Il releva brusquement la tête, juste à temps pour voir Arashi faire signe au fléau de Toji Zenin. Avec une angoisse apparente, la petite créature s'exécuta ; elle se tourna vers la foule derrière le meurtrier de son maître, et commença à faire travailler les muscles de sa gorge, émettant des sons gutturaux et nauséeux. Et, d'un seul coup, elle régurgita un ensemble de têtes coupées et mutilées qui s'écrasèrent en roulant sur le sol, le couvrant de sang encore frais.
Les applaudissements cessèrent brutalement. La joie disparut du visage de chaque personne présente dans la pièce, remplacée par une expression figée d'incrédulité, de choc, et de terreur. Puis la salle tout entière explosa dans une cacophonie de hurlements d'horreur et d'effroi alors que la foule se mutait en une véritable marée humaine se précipitant vers la porte. Elle s'écartait face à Arashi, telle de l'eau contournant un rocher inébranlable.
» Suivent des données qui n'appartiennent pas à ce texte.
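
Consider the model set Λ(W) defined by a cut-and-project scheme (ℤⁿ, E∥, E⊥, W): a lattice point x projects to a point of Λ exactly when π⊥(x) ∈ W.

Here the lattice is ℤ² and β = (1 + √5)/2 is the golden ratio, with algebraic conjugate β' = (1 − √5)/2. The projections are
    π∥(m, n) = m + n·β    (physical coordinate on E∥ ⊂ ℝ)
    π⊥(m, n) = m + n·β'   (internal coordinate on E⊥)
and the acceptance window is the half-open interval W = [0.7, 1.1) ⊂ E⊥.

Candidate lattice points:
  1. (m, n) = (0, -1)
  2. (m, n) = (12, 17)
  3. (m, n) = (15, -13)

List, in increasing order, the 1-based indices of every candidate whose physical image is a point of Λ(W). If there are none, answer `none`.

none

Numerically β ≈ 1.61803 and β' = −1/β ≈ -0.61803.
#1 (0,-1): internal coord 0 + (-1)·β' = +0.61803; +0.61803 ∉ [0.7, 1.1) → out
#2 (12,17): internal coord 12 + (17)·β' = +1.49342; +1.49342 ∉ [0.7, 1.1) → out
#3 (15,-13): internal coord 15 + (-13)·β' = +23.03444; +23.03444 ∉ [0.7, 1.1) → out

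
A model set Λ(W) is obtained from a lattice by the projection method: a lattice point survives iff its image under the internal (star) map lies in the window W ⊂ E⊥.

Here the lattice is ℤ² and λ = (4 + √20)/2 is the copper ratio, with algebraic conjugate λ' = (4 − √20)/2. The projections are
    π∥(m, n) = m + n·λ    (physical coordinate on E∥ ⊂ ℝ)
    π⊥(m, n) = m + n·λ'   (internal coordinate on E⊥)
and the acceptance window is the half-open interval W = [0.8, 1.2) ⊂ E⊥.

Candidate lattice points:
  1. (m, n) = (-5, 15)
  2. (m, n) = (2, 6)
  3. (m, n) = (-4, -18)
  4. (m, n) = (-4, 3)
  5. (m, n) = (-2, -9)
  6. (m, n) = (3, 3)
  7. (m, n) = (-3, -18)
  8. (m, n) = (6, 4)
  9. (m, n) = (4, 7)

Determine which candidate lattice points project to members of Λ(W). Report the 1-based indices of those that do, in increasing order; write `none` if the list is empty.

Numerically λ ≈ 4.23607 and λ' = −1/λ ≈ -0.23607.
#1 (-5,15): internal coord -5 + (15)·λ' = -8.54102; -8.54102 ∉ [0.8, 1.2) → out
#2 (2,6): internal coord 2 + (6)·λ' = +0.58359; +0.58359 ∉ [0.8, 1.2) → out
#3 (-4,-18): internal coord -4 + (-18)·λ' = +0.24922; +0.24922 ∉ [0.8, 1.2) → out
#4 (-4,3): internal coord -4 + (3)·λ' = -4.70820; -4.70820 ∉ [0.8, 1.2) → out
#5 (-2,-9): internal coord -2 + (-9)·λ' = +0.12461; +0.12461 ∉ [0.8, 1.2) → out
#6 (3,3): internal coord 3 + (3)·λ' = +2.29180; +2.29180 ∉ [0.8, 1.2) → out
#7 (-3,-18): internal coord -3 + (-18)·λ' = +1.24922; +1.24922 ∉ [0.8, 1.2) → out
#8 (6,4): internal coord 6 + (4)·λ' = +5.05573; +5.05573 ∉ [0.8, 1.2) → out
#9 (4,7): internal coord 4 + (7)·λ' = +2.34752; +2.34752 ∉ [0.8, 1.2) → out

none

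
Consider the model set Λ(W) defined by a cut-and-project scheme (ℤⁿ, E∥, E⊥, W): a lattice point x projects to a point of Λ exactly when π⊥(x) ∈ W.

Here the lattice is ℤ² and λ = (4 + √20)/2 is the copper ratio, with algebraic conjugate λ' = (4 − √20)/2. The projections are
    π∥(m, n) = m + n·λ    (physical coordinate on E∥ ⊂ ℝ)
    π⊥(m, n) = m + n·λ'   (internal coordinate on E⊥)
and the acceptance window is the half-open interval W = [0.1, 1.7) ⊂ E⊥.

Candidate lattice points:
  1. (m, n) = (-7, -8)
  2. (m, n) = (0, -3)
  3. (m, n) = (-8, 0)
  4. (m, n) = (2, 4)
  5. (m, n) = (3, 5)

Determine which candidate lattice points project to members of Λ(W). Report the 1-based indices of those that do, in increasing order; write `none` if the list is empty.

2, 4

Numerically λ ≈ 4.2361 and λ' = −1/λ ≈ -0.2361.
[1] lift (-7,-8): star map gives -5.1115; window check 0.1 ≤ -5.1115 < 1.7 is false → out
[2] lift (0,-3): star map gives 0.7082; window check 0.1 ≤ 0.7082 < 1.7 is true → IN Λ
[3] lift (-8,0): star map gives -8.0000; window check 0.1 ≤ -8.0000 < 1.7 is false → out
[4] lift (2,4): star map gives 1.0557; window check 0.1 ≤ 1.0557 < 1.7 is true → IN Λ
[5] lift (3,5): star map gives 1.8197; window check 0.1 ≤ 1.8197 < 1.7 is false → out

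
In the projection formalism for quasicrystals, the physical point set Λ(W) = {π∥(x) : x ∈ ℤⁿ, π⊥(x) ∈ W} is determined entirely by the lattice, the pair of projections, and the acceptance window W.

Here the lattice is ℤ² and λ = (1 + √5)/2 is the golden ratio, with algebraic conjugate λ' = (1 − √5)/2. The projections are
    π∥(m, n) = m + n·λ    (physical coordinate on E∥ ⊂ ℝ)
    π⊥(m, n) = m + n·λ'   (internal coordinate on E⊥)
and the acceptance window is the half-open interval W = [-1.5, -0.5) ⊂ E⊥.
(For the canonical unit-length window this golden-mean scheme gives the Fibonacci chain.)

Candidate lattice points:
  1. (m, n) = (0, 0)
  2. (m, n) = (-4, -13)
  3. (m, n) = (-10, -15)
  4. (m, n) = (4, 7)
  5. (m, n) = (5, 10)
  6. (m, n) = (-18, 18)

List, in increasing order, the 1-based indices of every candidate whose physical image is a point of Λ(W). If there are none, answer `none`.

Compute λ' = (1−√5)/2 = -0.61803, so π⊥(m,n) = m -0.61803·n.
candidate 1: (m,n)=(0,0) → π∥ = 0+0·λ ≈ 0.00000, π⊥ = 0+0·λ' ≈ 0.00000 ∉ [-1.5, -0.5) ⇒ out
candidate 2: (m,n)=(-4,-13) → π∥ = -4-13·λ ≈ -25.03444, π⊥ = -4-13·λ' ≈ 4.03444 ∉ [-1.5, -0.5) ⇒ out
candidate 3: (m,n)=(-10,-15) → π∥ = -10-15·λ ≈ -34.27051, π⊥ = -10-15·λ' ≈ -0.72949 ∈ [-1.5, -0.5) ⇒ IN Λ
candidate 4: (m,n)=(4,7) → π∥ = 4+7·λ ≈ 15.32624, π⊥ = 4+7·λ' ≈ -0.32624 ∉ [-1.5, -0.5) ⇒ out
candidate 5: (m,n)=(5,10) → π∥ = 5+10·λ ≈ 21.18034, π⊥ = 5+10·λ' ≈ -1.18034 ∈ [-1.5, -0.5) ⇒ IN Λ
candidate 6: (m,n)=(-18,18) → π∥ = -18+18·λ ≈ 11.12461, π⊥ = -18+18·λ' ≈ -29.12461 ∉ [-1.5, -0.5) ⇒ out

3, 5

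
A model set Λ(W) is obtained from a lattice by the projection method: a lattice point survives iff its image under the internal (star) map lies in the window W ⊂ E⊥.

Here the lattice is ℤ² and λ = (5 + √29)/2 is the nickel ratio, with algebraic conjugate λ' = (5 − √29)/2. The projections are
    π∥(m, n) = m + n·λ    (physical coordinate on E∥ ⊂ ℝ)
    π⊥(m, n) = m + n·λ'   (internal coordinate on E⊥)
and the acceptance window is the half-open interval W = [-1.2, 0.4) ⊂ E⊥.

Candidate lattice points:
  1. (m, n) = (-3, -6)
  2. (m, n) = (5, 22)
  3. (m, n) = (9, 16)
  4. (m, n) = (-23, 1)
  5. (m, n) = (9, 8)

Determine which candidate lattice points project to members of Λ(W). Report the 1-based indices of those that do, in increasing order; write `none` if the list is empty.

none

λ' = (5−√29)/2 ≈ -0.192582.
[1] lift (-3,-6): star map gives -1.844506; window check -1.2 ≤ -1.844506 < 0.4 is false → out
[2] lift (5,22): star map gives 0.763187; window check -1.2 ≤ 0.763187 < 0.4 is false → out
[3] lift (9,16): star map gives 5.918682; window check -1.2 ≤ 5.918682 < 0.4 is false → out
[4] lift (-23,1): star map gives -23.192582; window check -1.2 ≤ -23.192582 < 0.4 is false → out
[5] lift (9,8): star map gives 7.459341; window check -1.2 ≤ 7.459341 < 0.4 is false → out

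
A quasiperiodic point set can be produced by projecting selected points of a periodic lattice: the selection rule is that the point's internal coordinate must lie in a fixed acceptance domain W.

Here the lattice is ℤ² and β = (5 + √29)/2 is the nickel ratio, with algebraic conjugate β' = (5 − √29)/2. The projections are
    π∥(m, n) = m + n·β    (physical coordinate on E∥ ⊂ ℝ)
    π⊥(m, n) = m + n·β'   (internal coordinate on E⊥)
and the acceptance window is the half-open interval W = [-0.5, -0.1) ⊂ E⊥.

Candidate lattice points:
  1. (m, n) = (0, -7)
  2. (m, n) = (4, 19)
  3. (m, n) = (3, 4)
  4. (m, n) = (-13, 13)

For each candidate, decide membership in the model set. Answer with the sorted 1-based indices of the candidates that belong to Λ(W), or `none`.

β' = (5−√29)/2 ≈ -0.1926.
[1] lift (0,-7): star map gives 1.3481; window check -0.5 ≤ 1.3481 < -0.1 is false → out
[2] lift (4,19): star map gives 0.3409; window check -0.5 ≤ 0.3409 < -0.1 is false → out
[3] lift (3,4): star map gives 2.2297; window check -0.5 ≤ 2.2297 < -0.1 is false → out
[4] lift (-13,13): star map gives -15.5036; window check -0.5 ≤ -15.5036 < -0.1 is false → out

none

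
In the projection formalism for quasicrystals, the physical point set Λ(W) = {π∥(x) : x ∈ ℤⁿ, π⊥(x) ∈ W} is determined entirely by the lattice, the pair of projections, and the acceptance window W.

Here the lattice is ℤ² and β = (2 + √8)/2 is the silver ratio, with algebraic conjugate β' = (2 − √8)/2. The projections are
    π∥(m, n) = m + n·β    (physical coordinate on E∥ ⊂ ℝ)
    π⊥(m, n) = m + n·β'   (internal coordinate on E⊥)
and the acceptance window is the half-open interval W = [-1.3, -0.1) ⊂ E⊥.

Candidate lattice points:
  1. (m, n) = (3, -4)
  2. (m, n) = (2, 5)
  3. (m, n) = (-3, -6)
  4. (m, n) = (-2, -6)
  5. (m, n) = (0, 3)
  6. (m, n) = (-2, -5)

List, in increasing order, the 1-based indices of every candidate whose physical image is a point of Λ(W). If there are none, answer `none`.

Numerically β ≈ 2.4142 and β' = −1/β ≈ -0.4142.
[1] lift (3,-4): star map gives 4.6569; window check -1.3 ≤ 4.6569 < -0.1 is false → out
[2] lift (2,5): star map gives -0.0711; window check -1.3 ≤ -0.0711 < -0.1 is false → out
[3] lift (-3,-6): star map gives -0.5147; window check -1.3 ≤ -0.5147 < -0.1 is true → IN Λ
[4] lift (-2,-6): star map gives 0.4853; window check -1.3 ≤ 0.4853 < -0.1 is false → out
[5] lift (0,3): star map gives -1.2426; window check -1.3 ≤ -1.2426 < -0.1 is true → IN Λ
[6] lift (-2,-5): star map gives 0.0711; window check -1.3 ≤ 0.0711 < -0.1 is false → out

3, 5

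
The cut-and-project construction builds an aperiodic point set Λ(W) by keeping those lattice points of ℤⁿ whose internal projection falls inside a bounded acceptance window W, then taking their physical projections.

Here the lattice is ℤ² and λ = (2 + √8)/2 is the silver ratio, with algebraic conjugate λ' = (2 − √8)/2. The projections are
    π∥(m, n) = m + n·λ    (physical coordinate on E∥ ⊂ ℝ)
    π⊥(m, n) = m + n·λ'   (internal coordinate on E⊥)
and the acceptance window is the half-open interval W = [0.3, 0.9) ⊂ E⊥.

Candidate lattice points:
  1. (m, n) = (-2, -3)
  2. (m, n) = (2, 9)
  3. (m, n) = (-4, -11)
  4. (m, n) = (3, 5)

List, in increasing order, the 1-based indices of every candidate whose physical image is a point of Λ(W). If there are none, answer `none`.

Compute λ' = (2−√8)/2 = -0.41421, so π⊥(m,n) = m -0.41421·n.
#1 (-2,-3): internal coord -2 + (-3)·λ' = -0.75736; -0.75736 ∉ [0.3, 0.9) → out
#2 (2,9): internal coord 2 + (9)·λ' = -1.72792; -1.72792 ∉ [0.3, 0.9) → out
#3 (-4,-11): internal coord -4 + (-11)·λ' = +0.55635; +0.55635 ∈ [0.3, 0.9) → IN Λ
#4 (3,5): internal coord 3 + (5)·λ' = +0.92893; +0.92893 ∉ [0.3, 0.9) → out

3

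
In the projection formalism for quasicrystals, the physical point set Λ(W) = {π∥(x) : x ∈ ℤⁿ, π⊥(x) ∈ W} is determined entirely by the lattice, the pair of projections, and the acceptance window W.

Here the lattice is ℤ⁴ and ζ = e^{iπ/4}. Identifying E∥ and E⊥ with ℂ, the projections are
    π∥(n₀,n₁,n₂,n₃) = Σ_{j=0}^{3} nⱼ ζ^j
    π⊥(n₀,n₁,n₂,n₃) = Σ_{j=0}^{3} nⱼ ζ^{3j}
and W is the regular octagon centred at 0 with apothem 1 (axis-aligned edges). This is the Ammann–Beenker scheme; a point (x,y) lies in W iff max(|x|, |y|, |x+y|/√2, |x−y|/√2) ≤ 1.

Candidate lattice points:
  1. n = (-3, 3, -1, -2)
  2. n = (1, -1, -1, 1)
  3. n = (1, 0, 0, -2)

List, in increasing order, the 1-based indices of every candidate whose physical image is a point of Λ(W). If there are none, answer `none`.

none

Internal map: ζ^{3j} for j=0..3 gives (1,0), (−√2/2,√2/2), (0,−1), (√2/2,√2/2).
#1 (-3, 3, -1, -2): internal (-6.535534, 1.707107); octagon support 6.535534 vs apothem 1 → ∉ W
#2 (1, -1, -1, 1): internal (2.414214, 1.000000); octagon support 2.414214 vs apothem 1 → ∉ W
#3 (1, 0, 0, -2): internal (-0.414214, -1.414214); octagon support 1.414214 vs apothem 1 → ∉ W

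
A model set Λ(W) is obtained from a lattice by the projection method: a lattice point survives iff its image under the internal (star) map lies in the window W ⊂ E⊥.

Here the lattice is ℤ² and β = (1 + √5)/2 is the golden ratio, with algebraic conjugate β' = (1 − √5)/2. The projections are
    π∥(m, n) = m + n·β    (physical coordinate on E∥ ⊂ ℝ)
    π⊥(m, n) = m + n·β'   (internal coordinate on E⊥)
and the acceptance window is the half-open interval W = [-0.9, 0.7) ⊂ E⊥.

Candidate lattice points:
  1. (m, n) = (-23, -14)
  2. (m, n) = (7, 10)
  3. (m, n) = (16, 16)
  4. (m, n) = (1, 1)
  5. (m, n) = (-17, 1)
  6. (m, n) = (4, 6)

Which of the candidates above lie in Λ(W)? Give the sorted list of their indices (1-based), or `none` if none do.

4, 6

β' = (1−√5)/2 ≈ -0.6180.
[1] lift (-23,-14): star map gives -14.3475; window check -0.9 ≤ -14.3475 < 0.7 is false → out
[2] lift (7,10): star map gives 0.8197; window check -0.9 ≤ 0.8197 < 0.7 is false → out
[3] lift (16,16): star map gives 6.1115; window check -0.9 ≤ 6.1115 < 0.7 is false → out
[4] lift (1,1): star map gives 0.3820; window check -0.9 ≤ 0.3820 < 0.7 is true → IN Λ
[5] lift (-17,1): star map gives -17.6180; window check -0.9 ≤ -17.6180 < 0.7 is false → out
[6] lift (4,6): star map gives 0.2918; window check -0.9 ≤ 0.2918 < 0.7 is true → IN Λ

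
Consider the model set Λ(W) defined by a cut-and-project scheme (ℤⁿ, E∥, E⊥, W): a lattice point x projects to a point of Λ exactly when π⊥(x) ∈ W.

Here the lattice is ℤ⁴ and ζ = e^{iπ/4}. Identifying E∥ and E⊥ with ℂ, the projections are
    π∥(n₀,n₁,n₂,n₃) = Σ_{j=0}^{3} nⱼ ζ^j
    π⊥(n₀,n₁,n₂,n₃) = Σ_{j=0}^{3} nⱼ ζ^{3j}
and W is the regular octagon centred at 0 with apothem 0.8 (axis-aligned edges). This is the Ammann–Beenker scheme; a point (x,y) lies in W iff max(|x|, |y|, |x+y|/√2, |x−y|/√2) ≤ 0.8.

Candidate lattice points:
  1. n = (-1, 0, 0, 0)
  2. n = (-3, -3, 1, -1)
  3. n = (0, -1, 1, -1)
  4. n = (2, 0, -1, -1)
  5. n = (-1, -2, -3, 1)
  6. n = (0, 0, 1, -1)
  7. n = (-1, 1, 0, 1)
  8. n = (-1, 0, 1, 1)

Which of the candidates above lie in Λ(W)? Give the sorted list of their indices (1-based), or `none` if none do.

With ζ = e^{iπ/4} the internal vectors are ζ^0,ζ^3,ζ^6,ζ^9.
#1 (-1, 0, 0, 0): internal (-1.0000, 0.0000); octagon support 1.0000 vs apothem 0.8 → ∉ W
#2 (-3, -3, 1, -1): internal (-1.5858, -3.8284); octagon support 3.8284 vs apothem 0.8 → ∉ W
#3 (0, -1, 1, -1): internal (0.0000, -2.4142); octagon support 2.4142 vs apothem 0.8 → ∉ W
#4 (2, 0, -1, -1): internal (1.2929, 0.2929); octagon support 1.2929 vs apothem 0.8 → ∉ W
#5 (-1, -2, -3, 1): internal (1.1213, 2.2929); octagon support 2.4142 vs apothem 0.8 → ∉ W
#6 (0, 0, 1, -1): internal (-0.7071, -1.7071); octagon support 1.7071 vs apothem 0.8 → ∉ W
#7 (-1, 1, 0, 1): internal (-1.0000, 1.4142); octagon support 1.7071 vs apothem 0.8 → ∉ W
#8 (-1, 0, 1, 1): internal (-0.2929, -0.2929); octagon support 0.4142 vs apothem 0.8 → ∈ W

8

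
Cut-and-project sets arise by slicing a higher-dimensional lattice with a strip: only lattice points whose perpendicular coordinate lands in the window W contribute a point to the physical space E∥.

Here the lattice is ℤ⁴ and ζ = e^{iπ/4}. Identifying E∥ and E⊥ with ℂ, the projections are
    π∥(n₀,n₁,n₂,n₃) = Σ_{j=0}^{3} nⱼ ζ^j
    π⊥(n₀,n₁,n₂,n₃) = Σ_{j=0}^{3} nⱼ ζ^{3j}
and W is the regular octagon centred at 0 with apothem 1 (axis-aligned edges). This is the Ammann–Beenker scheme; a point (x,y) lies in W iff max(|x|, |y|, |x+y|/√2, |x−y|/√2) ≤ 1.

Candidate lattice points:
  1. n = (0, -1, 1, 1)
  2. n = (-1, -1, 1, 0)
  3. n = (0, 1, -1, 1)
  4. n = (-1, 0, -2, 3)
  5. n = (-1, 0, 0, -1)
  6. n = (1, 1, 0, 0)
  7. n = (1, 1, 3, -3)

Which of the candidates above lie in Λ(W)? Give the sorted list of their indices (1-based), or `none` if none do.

6

π⊥(n) = n₀ + n₁ζ³ + n₂ζ⁶ + n₃ζ⁹ where ζ = e^{iπ/4}.
#1 (0, -1, 1, 1): internal (1.414214, -1.000000); octagon support 1.707107 vs apothem 1 → ∉ W
#2 (-1, -1, 1, 0): internal (-0.292893, -1.707107); octagon support 1.707107 vs apothem 1 → ∉ W
#3 (0, 1, -1, 1): internal (0.000000, 2.414214); octagon support 2.414214 vs apothem 1 → ∉ W
#4 (-1, 0, -2, 3): internal (1.121320, 4.121320); octagon support 4.121320 vs apothem 1 → ∉ W
#5 (-1, 0, 0, -1): internal (-1.707107, -0.707107); octagon support 1.707107 vs apothem 1 → ∉ W
#6 (1, 1, 0, 0): internal (0.292893, 0.707107); octagon support 0.707107 vs apothem 1 → ∈ W
#7 (1, 1, 3, -3): internal (-1.828427, -4.414214); octagon support 4.414214 vs apothem 1 → ∉ W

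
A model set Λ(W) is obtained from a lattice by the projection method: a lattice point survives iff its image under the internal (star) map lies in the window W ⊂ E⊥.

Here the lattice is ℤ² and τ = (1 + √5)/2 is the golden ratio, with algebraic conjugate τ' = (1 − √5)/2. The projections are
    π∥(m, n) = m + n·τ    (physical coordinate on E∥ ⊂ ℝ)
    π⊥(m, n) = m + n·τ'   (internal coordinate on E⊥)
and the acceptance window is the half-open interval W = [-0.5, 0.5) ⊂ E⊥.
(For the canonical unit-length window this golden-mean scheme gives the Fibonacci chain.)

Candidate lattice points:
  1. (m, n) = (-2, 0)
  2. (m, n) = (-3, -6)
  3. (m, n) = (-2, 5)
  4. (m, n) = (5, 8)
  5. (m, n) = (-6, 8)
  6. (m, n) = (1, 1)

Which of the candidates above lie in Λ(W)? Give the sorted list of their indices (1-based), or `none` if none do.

Numerically τ ≈ 1.61803 and τ' = −1/τ ≈ -0.61803.
[1] lift (-2,0): star map gives -2.00000; window check -0.5 ≤ -2.00000 < 0.5 is false → out
[2] lift (-3,-6): star map gives 0.70820; window check -0.5 ≤ 0.70820 < 0.5 is false → out
[3] lift (-2,5): star map gives -5.09017; window check -0.5 ≤ -5.09017 < 0.5 is false → out
[4] lift (5,8): star map gives 0.05573; window check -0.5 ≤ 0.05573 < 0.5 is true → IN Λ
[5] lift (-6,8): star map gives -10.94427; window check -0.5 ≤ -10.94427 < 0.5 is false → out
[6] lift (1,1): star map gives 0.38197; window check -0.5 ≤ 0.38197 < 0.5 is true → IN Λ

4, 6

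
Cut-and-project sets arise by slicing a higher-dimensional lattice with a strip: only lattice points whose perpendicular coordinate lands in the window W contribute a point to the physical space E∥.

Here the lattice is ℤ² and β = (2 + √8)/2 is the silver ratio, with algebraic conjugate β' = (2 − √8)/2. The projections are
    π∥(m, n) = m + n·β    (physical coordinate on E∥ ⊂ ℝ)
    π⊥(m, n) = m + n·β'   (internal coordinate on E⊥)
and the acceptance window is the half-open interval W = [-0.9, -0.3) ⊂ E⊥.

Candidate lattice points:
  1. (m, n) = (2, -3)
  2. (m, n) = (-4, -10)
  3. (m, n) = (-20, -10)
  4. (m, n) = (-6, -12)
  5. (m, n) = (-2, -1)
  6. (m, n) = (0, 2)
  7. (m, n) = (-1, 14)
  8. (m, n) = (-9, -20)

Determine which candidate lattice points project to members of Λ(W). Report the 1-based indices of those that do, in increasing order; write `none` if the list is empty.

6, 8

Compute β' = (2−√8)/2 = -0.41421, so π⊥(m,n) = m -0.41421·n.
candidate 1: (m,n)=(2,-3) → π∥ = 2-3·β ≈ -5.24264, π⊥ = 2-3·β' ≈ 3.24264 ∉ [-0.9, -0.3) ⇒ out
candidate 2: (m,n)=(-4,-10) → π∥ = -4-10·β ≈ -28.14214, π⊥ = -4-10·β' ≈ 0.14214 ∉ [-0.9, -0.3) ⇒ out
candidate 3: (m,n)=(-20,-10) → π∥ = -20-10·β ≈ -44.14214, π⊥ = -20-10·β' ≈ -15.85786 ∉ [-0.9, -0.3) ⇒ out
candidate 4: (m,n)=(-6,-12) → π∥ = -6-12·β ≈ -34.97056, π⊥ = -6-12·β' ≈ -1.02944 ∉ [-0.9, -0.3) ⇒ out
candidate 5: (m,n)=(-2,-1) → π∥ = -2-1·β ≈ -4.41421, π⊥ = -2-1·β' ≈ -1.58579 ∉ [-0.9, -0.3) ⇒ out
candidate 6: (m,n)=(0,2) → π∥ = 0+2·β ≈ 4.82843, π⊥ = 0+2·β' ≈ -0.82843 ∈ [-0.9, -0.3) ⇒ IN Λ
candidate 7: (m,n)=(-1,14) → π∥ = -1+14·β ≈ 32.79899, π⊥ = -1+14·β' ≈ -6.79899 ∉ [-0.9, -0.3) ⇒ out
candidate 8: (m,n)=(-9,-20) → π∥ = -9-20·β ≈ -57.28427, π⊥ = -9-20·β' ≈ -0.71573 ∈ [-0.9, -0.3) ⇒ IN Λ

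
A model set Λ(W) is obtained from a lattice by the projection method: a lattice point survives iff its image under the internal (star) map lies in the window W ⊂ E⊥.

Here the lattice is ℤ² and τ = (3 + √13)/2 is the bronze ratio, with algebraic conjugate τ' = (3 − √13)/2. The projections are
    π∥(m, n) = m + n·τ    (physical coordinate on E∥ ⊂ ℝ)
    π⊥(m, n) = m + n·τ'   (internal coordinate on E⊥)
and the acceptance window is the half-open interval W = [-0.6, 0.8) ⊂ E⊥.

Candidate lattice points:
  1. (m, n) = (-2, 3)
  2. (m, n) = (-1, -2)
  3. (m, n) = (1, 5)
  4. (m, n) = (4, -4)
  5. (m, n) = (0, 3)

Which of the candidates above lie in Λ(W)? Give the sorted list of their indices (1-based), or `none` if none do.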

Suguru resta sans voix devant cette scène effroyable, les yeux écarquillés de la même horreur face à la brutalité dont l'individu face à lui avait fait preuve.
« Allons-nous-en » dit Arashi une fois que le dernier adepte ait fuit la scène.
Suguru accepta docilement, incapable de chasser de son esprit des images qui le hanterait pour le reste de sa vie.
« Oui. Partons d'ici. »
À cet instant, il fut forcé de reconnaître que Shoko avait peut-être raison... Qu'il était probablement trop tard pour sauver Arashi de lui-même. Que l'ami qu'il avait aimé, que l'homme prêt à se tenir dans l'ombre des Plus Forts au sommet du monde de l'exorcisme afin de le changer, était mort dans le même souffle que son frère.
Il était impossible de rendre à Arashi ce que le Tueur d'exorcistes lui avait enlevé. Tout ce que Suguru pouvait faire à cet instant, c'était espérer que, si jamais cela se révélait nécessaire, il aurait la force et la volonté de mettre fin à cette malédiction de haine avant qu'elle n'engloutisse le monde.